Earlier in the day, briefing reporters at the DMP Media Centre, Joint Commissioner Monirul Islam of DMP said the police department suspended SI Masud considering that he was responsible for the assault on the central bank official.
The department will not shoulder the responsibility for any crimes committed by its members, he added.
He said two committees, one each by the DMP and the police headquarters, were formed to probe the assault of Bikash. The committees were asked to submit their reports in the shortest possible time.
SI Masud allegedly beat up Rabbi, also an ex-news presenter of a private television channel, on a police van for several hours while patrolling the streets in the capital's Mohammadpur a week ago.
He was initially closed from Mohammadpur Police Station and attached to the DMP deputy commissioner's office under Tejgaon Division.
RABBI TRAUMATISED
Doctors at Dhaka Medical College Hospital (DMCH) yesterday said Rabbi already recovered from injuries, but he was suffering from severe mental trauma.

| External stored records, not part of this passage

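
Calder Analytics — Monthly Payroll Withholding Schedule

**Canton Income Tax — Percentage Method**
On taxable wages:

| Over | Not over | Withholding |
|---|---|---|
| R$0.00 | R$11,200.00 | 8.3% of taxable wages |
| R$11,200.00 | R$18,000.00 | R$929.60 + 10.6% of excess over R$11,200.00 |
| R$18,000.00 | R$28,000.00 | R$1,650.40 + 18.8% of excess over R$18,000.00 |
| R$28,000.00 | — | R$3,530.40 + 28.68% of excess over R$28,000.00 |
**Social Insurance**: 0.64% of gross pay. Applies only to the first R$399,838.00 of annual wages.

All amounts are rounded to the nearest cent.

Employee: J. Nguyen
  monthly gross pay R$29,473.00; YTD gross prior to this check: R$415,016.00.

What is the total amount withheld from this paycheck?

Canton Income Tax: taxable = R$29,473.00
  R$3,530.40 + 28.68% × (R$29,473.00 − R$28,000.00) = R$3,530.40 + 28.68% × R$1,473.00 = R$3,952.86
Social Insurance: YTD R$415,016.00 ≥ cap R$399,838.00 → R$0.00
Total: R$3,952.86 + R$0.00 = R$3,952.86

R$3,952.86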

He was undergoing treatment at a cabin at the hospital's emergency casualty unit. Doctor Mohiuddin Matubbar of the unit said the patient would soon be moved to the mental health department.
Meanwhile, the DMCH authorities yesterday deployed an Ansar member for Rabbi's security after receiving a formal request from him for providing him with security.
Victim's brother Rashed Alam said two men posing as journalists entered the hospital cabin on Friday and threatened Rabbi that he must refrain from seeking legal action against his torturers.
Meanwhile, the police committee investigating the alleged torture of Rabbi visited him at the DMCH around 8:15pm. They spoke with him in his cabin, when he described the torture and demanded justice, said Rashed Alam.
TORTURE OF BIKASH
SI Arshadul Islam Akash of Jatrabari Police Station along with his fellow colleagues beat up DSCC official Bikash in the capital's Jatrabari on Friday, said his family members.
The cops pounced on Bikash, a cleaning inspector of DSCC, when he was going to work around 4:15am, they said.
SI Akash hit Bikash in his head without saying anything, his wife Saraswati Das said quoting some DSCC cleaners who were working in the area.
The moment Bikash fell off his motorcycle, Akash and other policemen started kicking him and hitting him with their rifles, she added.
“At one stage, Akash hit my husband in his nose with the butt of his gun. My husband started to bleed from the nose.”
Reaching the spot around 5:00am, Saraswati and her family members found Bikash lying, like a dead person, on a rickshaw-van.
“Although my husband was bleeding profusely, the cops didn't send him to a hospital. Rather, they were trying to cover up the crime,” complained Saraswati.
The family then took Bikash to the DMCH. Later, he was moved to LabAid Hospital where he is now under observation at the ICU.
Swarashati said her husband talked to her through gestures as he could not speak.
Victim's cousin Liton Das said Bikash's brothers were bearing the high costs of his treatment at the private hospital. He demanded the government meted out punishment to the offending cops.
NHRC CHIEF WORRIED
After visiting Bikash at the hospital yesterday, NHRC Chairman Mizanur told reporters that common people would feel insecure if exemplary punishment was not handed down to guilty cops.
“While beating up Bikash, a cop told him that the police are the king of the country. Such a comment from a member of the police department is arrogant and alarming,” he added.